To request a pull has been a term in git(1) since 2005.

https://opensource.stackexchange.com/a/380/30121

(Is this pedantic? I guess in a lot of contexts. But you talked about the original, intended way to do it. So it seems on-topic here.)

Yes, pull is old. Pull request, which the original poster was explicitly discussing, is a GitHub thing.
I was talking about “pull request”. So is the link I used.
Right. It discussed the command "git request-pull". I do not believe the phrase "pull request" existed until GitHub popularized it.
> It discussed the command "git request-pull".

In git syntax, the command is "git request-pull".

What's that in natural language?

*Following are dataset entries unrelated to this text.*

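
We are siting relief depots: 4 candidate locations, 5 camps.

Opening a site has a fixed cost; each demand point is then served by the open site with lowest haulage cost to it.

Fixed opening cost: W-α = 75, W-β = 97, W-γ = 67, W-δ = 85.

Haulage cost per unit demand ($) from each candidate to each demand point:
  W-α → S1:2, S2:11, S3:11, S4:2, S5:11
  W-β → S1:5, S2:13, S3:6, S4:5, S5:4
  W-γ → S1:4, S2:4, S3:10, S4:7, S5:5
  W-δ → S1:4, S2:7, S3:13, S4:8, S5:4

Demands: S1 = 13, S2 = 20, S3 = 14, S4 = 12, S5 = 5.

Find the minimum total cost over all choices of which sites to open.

Open {W-α, W-γ}: assign each demand point to its cheapest open site.
  S1→W-α 13×2=26, S2→W-γ 20×4=80, S3→W-γ 14×10=140, S4→W-α 12×2=24, S5→W-γ 5×5=25
  haulage cost 295, fixed 142 → total 437.
Compare {W-γ}: haulage cost 381 + fixed 67 = 448.
Compare {W-β, W-γ}: haulage cost 296 + fixed 164 = 460.
Compare {W-α, W-β, W-γ}: haulage cost 234 + fixed 239 = 473.
All other subsets cost ≥ 448. Minimum total cost: 437.

437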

Perhaps... "A pull request"?

Email: Hi, please pull the latest changes from dot dot dot

What kind of email is that?

Can we take a step back here and ask what point you are trying to make?

A user (who wasn't you) called me out for talking about GitHub instead of git, and I said it was perfectly fair because the original discussion was specifically about sending pull requests, which is a term we only talk about in 2024 because GitHub made it a thing. Therefore, it's entirely fair to discuss it in the context of GitHub and not git.

Now we are five posts down into this bizarre tangent and I am unsure what point, if any, you are trying to raise here. That people now use the term pull requests when not using GitHub? I don't think I've seen it anywhere except for hosted services, but my experience is not universal.